Lord Elgin klopfte Randall mit schwerer Hand auf den Rücken. »Mr. Chen hat uns mit seinem Rat zu diesem Sieg geführt. Doch eines muss ich sagen, Sir Hope. Er hat den Ruhm allein Ihnen und Ihren Männern zugeschrieben, als der Union Jack triumphierend über dieser Festung wehte.«

Grant sagte dazu nichts; er hielt nur seinen bandagierten Arm fest, damit das Pochen in seiner Wunde nicht zur Schulter hinaufwanderte. Um keinen Preis auf Gottes Erde würde er sich an dem Lob für einen Mann beteiligen, der sein eigenes Volk verriet, ob blaue Augen oder nicht.
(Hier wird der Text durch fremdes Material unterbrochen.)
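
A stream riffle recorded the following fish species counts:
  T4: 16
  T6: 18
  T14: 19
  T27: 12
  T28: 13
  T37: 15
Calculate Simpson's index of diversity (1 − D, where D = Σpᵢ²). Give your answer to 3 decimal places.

Total N = 16+18+19+12+13+15 = 93, so the proportions are 0.17204, 0.19355, 0.2043, 0.12903, 0.13978, 0.16129 (working shown to 5 dp, full precision carried).
D = 0.17204² + 0.19355² + 0.2043² + 0.12903² + 0.13978² + 0.16129² = 0.02960 + 0.03746 + 0.04174 + 0.01665 + 0.01954 + 0.02601 = 0.17100.
So 1 − D = 0.82900, i.e. 0.829 to 3 decimal places.

0.829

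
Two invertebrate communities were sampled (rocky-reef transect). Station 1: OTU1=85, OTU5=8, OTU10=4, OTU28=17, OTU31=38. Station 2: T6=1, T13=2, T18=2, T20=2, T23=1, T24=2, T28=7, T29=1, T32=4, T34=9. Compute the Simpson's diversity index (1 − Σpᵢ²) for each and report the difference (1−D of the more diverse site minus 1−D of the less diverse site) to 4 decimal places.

Station 1: N=152, proportions 0.559211, 0.052632, 0.026316, 0.111842, 0.25, giving 1−D = 0.608812 (working shown to 6 dp, full precision carried).
Station 2: N=31, proportions 0.032258, 0.064516, 0.064516, 0.064516, 0.032258, 0.064516, 0.225806, 0.032258, 0.129032, 0.290323, giving 1−D = 0.828304.
Difference = |0.608812 − 0.828304| = 0.219492, i.e. 0.2195 to 4 decimal places.

0.2195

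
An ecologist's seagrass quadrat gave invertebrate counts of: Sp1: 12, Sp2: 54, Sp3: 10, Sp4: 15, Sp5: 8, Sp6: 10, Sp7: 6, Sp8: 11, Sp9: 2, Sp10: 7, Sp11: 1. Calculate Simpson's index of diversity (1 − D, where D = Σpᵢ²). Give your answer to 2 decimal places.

Total N = 12+54+10+15+8+10+6+11+2+7+1 = 136, so the proportions are 0.0882, 0.3971, 0.0735, 0.1103, 0.0588, 0.0735, 0.0441, 0.0809, 0.0147, 0.0515, 0.0074 (working shown to 4 dp, full precision carried).
D = 0.0882² + 0.3971² + 0.0735² + 0.1103² + 0.0588² + 0.0735² + 0.0441² + 0.0809² + 0.0147² + 0.0515² + 0.0074² = 0.0078 + 0.1577 + 0.0054 + 0.0122 + 0.0035 + 0.0054 + 0.0019 + 0.0065 + 0.0002 + 0.0026 + 0.0001 = 0.2033.
So 1 − D = 0.7967, i.e. 0.80 to 2 decimal places.

0.80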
Elgin blickte ebenfalls den Fluss hinunter, ohne die Hand von Randalls Schulter zu nehmen. »Sie hatten recht, was die Blockade angeht, und auch hinsichtlich der russischen Kanonen«, sagte er leise. »Ich kann mir vorstellen, dass wir in große Schwierigkeiten gekommen wären.«

»Aber die Kavallerieattacke ist ausgeblieben«, bemerkte Parkes, der in anderer Richtung über das Schlickwatt spähte. »Ich frage mich, wieso Sie sich hierin geirrt haben.«

Lord Elgin griff rasch ein. »Nun darauf bestehen zu wollen, dass Mr. Chen den Franzosen den Sieg zuschanzen wollte, ist doch lächerlich. Wir haben gesiegt und werden in die Geschichte eingehen.«

»Das ist wahr«, bestätigte Parkes, als wäre Randall gar nicht dabei. »Doch wird er hinsichtlich der übrigen Forts recht behalten?«

Randall hatte ein hohles Gefühl im Magen. Er konnte nicht mehr sicher sein, was passieren würde. »Sie werden kapitulieren«, behauptete er fest. Seine Gedanken wanderten zu Wilson. Was würde er in dieser Lage tun?
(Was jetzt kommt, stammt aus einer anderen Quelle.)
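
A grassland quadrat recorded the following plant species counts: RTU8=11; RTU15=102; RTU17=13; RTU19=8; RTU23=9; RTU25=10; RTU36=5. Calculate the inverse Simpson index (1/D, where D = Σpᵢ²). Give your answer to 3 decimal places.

2.277

Total N = 11+102+13+8+9+10+5 = 158, so the proportions are 0.06962, 0.64557, 0.082278, 0.050633, 0.056962, 0.063291, 0.031646 (working shown to 6 dp, full precision carried).
D = 0.06962² + 0.64557² + 0.082278² + 0.050633² + 0.056962² + 0.063291² + 0.031646² = 0.004847 + 0.416760 + 0.006770 + 0.002564 + 0.003245 + 0.004006 + 0.001001 = 0.439192.
So 1/D = 2.27691, i.e. 2.277 to 3 decimal places.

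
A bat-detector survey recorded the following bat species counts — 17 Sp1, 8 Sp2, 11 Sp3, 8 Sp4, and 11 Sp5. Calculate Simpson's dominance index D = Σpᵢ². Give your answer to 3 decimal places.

Total N = 17+8+11+8+11 = 55, so the proportions are 0.30909, 0.14545, 0.2, 0.14545, 0.2 (working shown to 5 dp, full precision carried).
D = 0.30909² + 0.14545² + 0.2² + 0.14545² + 0.2² = 0.09554 + 0.02116 + 0.04000 + 0.02116 + 0.04000 = 0.21785.
To 3 decimal places, D = 0.218.

0.218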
Er zog seine Uhr hervor und sah nach der Zeit. Inzwischen war das eher eine nervöse Angewohnheit geworden, doch sie diente dazu, den britischen Adel auf dem Wehrturm in Unruhe zu versetzen. Wie immer verfolgte Parkes alles, was Randall tat und sagte, mit größtem Interesse. Dieser Fremde war ihm ein Rätsel, und nicht nur ihm, sondern jedem, der ihm begegnete.
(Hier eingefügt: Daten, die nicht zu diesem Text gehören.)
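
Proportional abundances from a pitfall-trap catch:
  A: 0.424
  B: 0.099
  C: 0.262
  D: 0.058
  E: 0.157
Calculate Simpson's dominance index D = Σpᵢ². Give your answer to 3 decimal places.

0.286

D = 0.424² + 0.099² + 0.262² + 0.058² + 0.157² = 0.17978 + 0.00980 + 0.06864 + 0.00336 + 0.02465 = 0.28623 (working shown to 5 dp, full precision carried).
To 3 decimal places, D = 0.286.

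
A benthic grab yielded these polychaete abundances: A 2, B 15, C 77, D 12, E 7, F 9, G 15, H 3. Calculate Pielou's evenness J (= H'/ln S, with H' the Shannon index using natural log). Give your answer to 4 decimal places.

0.7152

Total N = 2+15+77+12+7+9+15+3 = 140, so the proportions are 0.014286, 0.107143, 0.55, 0.085714, 0.05, 0.064286, 0.107143, 0.021429 (working shown to 6 dp, full precision carried).
H' = −Σ pᵢ ln pᵢ = −((-0.060693) + (-0.239313) + (-0.328810) + (-0.210577) + (-0.149787) + (-0.176427) + (-0.239313) + (-0.082351)) = 1.487272.
With S = 8 species, ln S = 2.079442, so J = 1.487272/2.079442 = 0.715226, i.e. 0.7152 to 4 decimal places.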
Und so war er auch nicht der Einzige, der den chinesischen Berater mit den blauen Augen genau beobachtete. Auf den unteren Ebenen des Forts, wo man immer noch damit beschäftigt war, die Gefallenen wegzuschaffen, befanden sich unter den Kulis, die zu zweit je einen Toten die Rampen hinuntertrugen, Senggerinchins Attentäter. Es waren die besten Männer, die er aufbieten konnte; sie hatten ein Leben lang gelernt, schnell und lautlos zu töten. Nachdem sie sich den Baumwollanzug toter Kulis übergezogen hatten, konnten sie sich frei unter den anderen Kulis bewegen und würden nicht so leicht erkannt werden. Ihr einziges Handicap war, dass sie nur Mandarin sprachen, während die Kulis aus Hongkong stammten und nur Kantonesisch konnten. Untereinander waren sich die vier Männer nur in einem einig: Sie würden im Freien und zu mehreren angreifen. Ihre Übermacht und das Überraschungsmoment waren ihr größter Vorteil. Der Erfolg war ihnen sicher.

Abwechselnd beobachteten sie den Blauäugigen, um sich einen Eindruck zu verschaffen und den rechten Moment für den Anschlag abzupassen.